= Ayeik Ma Htwet Pagoda =

Buddhist temple in Mandalay, Myanmar

Ayeik Ma Htwet Pagoda (အရိပ်မထွက်ဘုရား; lit. “Shadowless Pagoda”) is a Buddhist temple located in Aungmyethazan Township, Mandalay, Myanmar. According to a stone inscription found at the northeast corner of the pagoda's platform, the temple was built in 1064 (Burmese era 426) by King Kyansittha of the Pagan Kingdom.

==History==
It is recorded that after building the pagoda, King Kyansittha made a solemn vow near the end of his life, declaring, "May the shadow of this pagoda never fall again in any future [life] when I am reborn as a human." Remarkably, the pagoda is said to cast no shadow under sunlight, a phenomenon that earned it the name Ayeik Ma Htwet, meaning "Shadowless Pagoda".

An alternative account suggests that the pagoda was constructed during the reign of King Thado Uzana of the Tagaung Kingdom. According to this version, Karyabala, the king's military commander, arrived at the site while conducting a campaign across the kingdom. As his vanguard troops rested, the general witnessed a miraculous six-rayed aureole of light emanating from the sacred Buddha relics that he carried for worship. Interpreting this as a divine sign, he proclaimed the site as a sacred location worthy of a pagoda. He then established a stupa at the spot, enshrining the relics within its inner chamber.

In 220 BCE (the 323rd year of the Buddhist era), King Uparaja of Tagaung offered a golden umbrella (hti) to the pagoda. During the reign of King Alaungsithu, the pagoda was first renovated by his eldest son, Crown Prince Min Shin Saw, and later by King Narapatisithu of Pagan.
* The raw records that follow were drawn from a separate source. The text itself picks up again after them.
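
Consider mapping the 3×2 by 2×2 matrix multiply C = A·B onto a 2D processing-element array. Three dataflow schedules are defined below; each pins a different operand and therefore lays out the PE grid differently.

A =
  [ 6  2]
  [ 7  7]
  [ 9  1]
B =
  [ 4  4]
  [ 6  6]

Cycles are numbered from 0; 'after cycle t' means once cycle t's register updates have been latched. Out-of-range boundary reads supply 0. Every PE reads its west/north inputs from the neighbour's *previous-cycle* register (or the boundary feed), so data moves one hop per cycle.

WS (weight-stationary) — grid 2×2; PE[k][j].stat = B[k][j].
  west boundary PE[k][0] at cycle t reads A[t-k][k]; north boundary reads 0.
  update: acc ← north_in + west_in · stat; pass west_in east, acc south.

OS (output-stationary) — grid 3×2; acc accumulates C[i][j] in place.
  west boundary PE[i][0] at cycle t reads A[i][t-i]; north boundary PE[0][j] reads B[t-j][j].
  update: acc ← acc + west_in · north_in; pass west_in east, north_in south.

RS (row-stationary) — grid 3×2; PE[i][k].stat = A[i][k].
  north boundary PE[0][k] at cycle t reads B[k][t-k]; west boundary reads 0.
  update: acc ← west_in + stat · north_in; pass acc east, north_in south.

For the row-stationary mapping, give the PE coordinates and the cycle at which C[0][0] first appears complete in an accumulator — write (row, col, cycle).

RS — PE[0][1] is where C[0][0] collects:
  t=0 PE[0][1]: acc=0 h=0 v=0
  t=1 PE[0][1]: acc=36 h=36 v=6

(row, col, cycle) = (0, 1, 1)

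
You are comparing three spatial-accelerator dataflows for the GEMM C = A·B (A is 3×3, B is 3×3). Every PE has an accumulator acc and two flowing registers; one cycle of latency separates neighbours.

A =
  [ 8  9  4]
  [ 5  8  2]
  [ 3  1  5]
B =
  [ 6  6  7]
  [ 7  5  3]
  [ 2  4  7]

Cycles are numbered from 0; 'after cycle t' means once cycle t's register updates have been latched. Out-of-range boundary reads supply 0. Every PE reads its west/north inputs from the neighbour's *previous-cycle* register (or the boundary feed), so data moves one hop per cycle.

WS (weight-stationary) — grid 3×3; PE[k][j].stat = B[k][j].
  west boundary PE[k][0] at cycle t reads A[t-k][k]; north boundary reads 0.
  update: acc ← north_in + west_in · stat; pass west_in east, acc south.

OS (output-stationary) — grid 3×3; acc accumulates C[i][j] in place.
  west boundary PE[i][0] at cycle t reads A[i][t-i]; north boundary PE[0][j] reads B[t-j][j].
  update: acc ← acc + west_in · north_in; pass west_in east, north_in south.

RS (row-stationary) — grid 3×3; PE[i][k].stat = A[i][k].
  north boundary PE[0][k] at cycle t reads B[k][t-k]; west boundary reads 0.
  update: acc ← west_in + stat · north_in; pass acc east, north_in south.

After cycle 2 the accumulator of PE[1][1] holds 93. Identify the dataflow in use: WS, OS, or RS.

— WS: 3×3; PE[1][1] trace:
  0: (1,1).acc=0  regs=<0,0>
  1: (1,1).acc=0  regs=<0,0>
  2: (1,1).acc=93  regs=<9,93>
— OS: 3×3; PE[1][1] trace:
  0: (1,1).acc=0  regs=<0,0>
  1: (1,1).acc=0  regs=<0,0>
  2: (1,1).acc=30  regs=<5,6>
— RS: 3×3; PE[1][1] trace:
  0: (1,1).acc=0  regs=<0,0>
  1: (1,1).acc=0  regs=<0,0>
  2: (1,1).acc=86  regs=<86,7>

dataflow = WS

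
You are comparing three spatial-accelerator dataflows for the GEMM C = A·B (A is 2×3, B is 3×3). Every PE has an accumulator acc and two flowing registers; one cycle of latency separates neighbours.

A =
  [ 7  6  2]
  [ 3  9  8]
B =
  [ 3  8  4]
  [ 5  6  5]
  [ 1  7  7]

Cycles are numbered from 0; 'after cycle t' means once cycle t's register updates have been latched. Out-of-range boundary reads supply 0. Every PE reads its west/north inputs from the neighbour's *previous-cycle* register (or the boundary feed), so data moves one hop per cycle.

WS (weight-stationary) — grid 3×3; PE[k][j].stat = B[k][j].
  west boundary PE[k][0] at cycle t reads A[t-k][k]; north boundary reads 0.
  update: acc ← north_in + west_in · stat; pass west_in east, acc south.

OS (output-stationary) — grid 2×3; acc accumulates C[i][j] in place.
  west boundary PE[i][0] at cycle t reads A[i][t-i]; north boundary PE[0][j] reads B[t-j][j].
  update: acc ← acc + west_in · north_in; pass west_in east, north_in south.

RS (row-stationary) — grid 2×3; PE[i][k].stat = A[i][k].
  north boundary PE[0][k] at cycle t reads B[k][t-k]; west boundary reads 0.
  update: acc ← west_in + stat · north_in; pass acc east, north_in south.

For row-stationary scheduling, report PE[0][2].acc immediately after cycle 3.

PE[0][2].acc = 106

Tracing RS — 2×3 array, target PE[0][2]:
  0: (0,1).acc=0  regs=<0,0>
  0: (0,2).acc=0  regs=<0,0>
  1: (0,1).acc=51  regs=<51,5>
  1: (0,2).acc=0  regs=<0,0>
  2: (0,1).acc=92  regs=<92,6>
  2: (0,2).acc=53  regs=<53,1>
  3: (0,1).acc=58  regs=<58,5>
  3: (0,2).acc=106  regs=<106,7>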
Subsequently, Crown Prince Thado Minsaw, undertook further renovations and made offerings. In the Konbaung period, Thado Mingyi Maha Thamindabayaza, a minister of King Mindon, also carried out restoration work.
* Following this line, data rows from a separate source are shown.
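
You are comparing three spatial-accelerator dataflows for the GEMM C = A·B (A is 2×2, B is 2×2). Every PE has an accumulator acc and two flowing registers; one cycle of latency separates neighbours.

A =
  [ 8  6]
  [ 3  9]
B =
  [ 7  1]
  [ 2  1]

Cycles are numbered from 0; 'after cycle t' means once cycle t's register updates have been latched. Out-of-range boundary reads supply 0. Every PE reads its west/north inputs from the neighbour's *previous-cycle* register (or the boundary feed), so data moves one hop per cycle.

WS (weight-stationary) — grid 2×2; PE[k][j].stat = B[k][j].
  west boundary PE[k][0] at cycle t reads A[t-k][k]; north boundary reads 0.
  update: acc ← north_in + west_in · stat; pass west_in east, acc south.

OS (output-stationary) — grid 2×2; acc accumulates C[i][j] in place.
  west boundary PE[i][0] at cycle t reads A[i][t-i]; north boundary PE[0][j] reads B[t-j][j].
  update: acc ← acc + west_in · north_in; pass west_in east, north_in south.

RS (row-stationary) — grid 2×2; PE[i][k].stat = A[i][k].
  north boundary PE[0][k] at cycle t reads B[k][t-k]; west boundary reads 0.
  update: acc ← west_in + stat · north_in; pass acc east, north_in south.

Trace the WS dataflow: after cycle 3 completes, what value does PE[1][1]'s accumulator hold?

WS 2×2: PE[1][1] cycle-by-cycle (with neighbour feeds):
  t=0 PE[0][1]: acc=0 h=0 v=0
  t=0 PE[1][0]: acc=0 h=0 v=0
  t=0 PE[1][1]: acc=0 h=0 v=0
  t=1 PE[0][1]: acc=8 h=8 v=8
  t=1 PE[1][0]: acc=68 h=6 v=68
  t=1 PE[1][1]: acc=0 h=0 v=0
  t=2 PE[0][1]: acc=3 h=3 v=3
  t=2 PE[1][0]: acc=39 h=9 v=39
  t=2 PE[1][1]: acc=14 h=6 v=14
  t=3 PE[0][1]: acc=0 h=0 v=0
  t=3 PE[1][0]: acc=0 h=0 v=0
  t=3 PE[1][1]: acc=12 h=9 v=12

PE[1][1].acc = 12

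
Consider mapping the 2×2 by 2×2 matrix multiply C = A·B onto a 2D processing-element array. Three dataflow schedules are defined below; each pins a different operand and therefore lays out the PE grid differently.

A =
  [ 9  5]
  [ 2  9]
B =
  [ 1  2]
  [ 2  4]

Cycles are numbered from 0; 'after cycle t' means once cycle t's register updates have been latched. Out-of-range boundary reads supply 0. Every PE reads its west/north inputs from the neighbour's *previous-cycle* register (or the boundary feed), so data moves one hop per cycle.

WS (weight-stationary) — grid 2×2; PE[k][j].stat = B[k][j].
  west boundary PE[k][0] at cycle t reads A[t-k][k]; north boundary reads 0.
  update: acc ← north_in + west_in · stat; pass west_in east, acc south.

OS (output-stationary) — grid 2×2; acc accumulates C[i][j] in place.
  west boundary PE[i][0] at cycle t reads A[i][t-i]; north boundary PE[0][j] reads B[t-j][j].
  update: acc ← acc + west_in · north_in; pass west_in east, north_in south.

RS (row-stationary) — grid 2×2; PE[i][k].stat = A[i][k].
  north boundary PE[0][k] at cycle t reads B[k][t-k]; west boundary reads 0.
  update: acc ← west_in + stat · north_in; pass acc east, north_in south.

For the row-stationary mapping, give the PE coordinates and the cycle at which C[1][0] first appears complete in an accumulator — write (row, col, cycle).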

In 1891, after the fall of the Konbaung dynasty, Haw Yawd, a minister of Hsipaw State, along with a group of Shan merchants, offered a golden umbrella (hti) to the pagoda and donated a golden robe (shwe thingan) to the Buddha image.

In 1895, the pagoda collapsed due to an earthquake and was subsequently restored by local residents. The pagoda collapsed again during the 2025 Myanmar earthquake.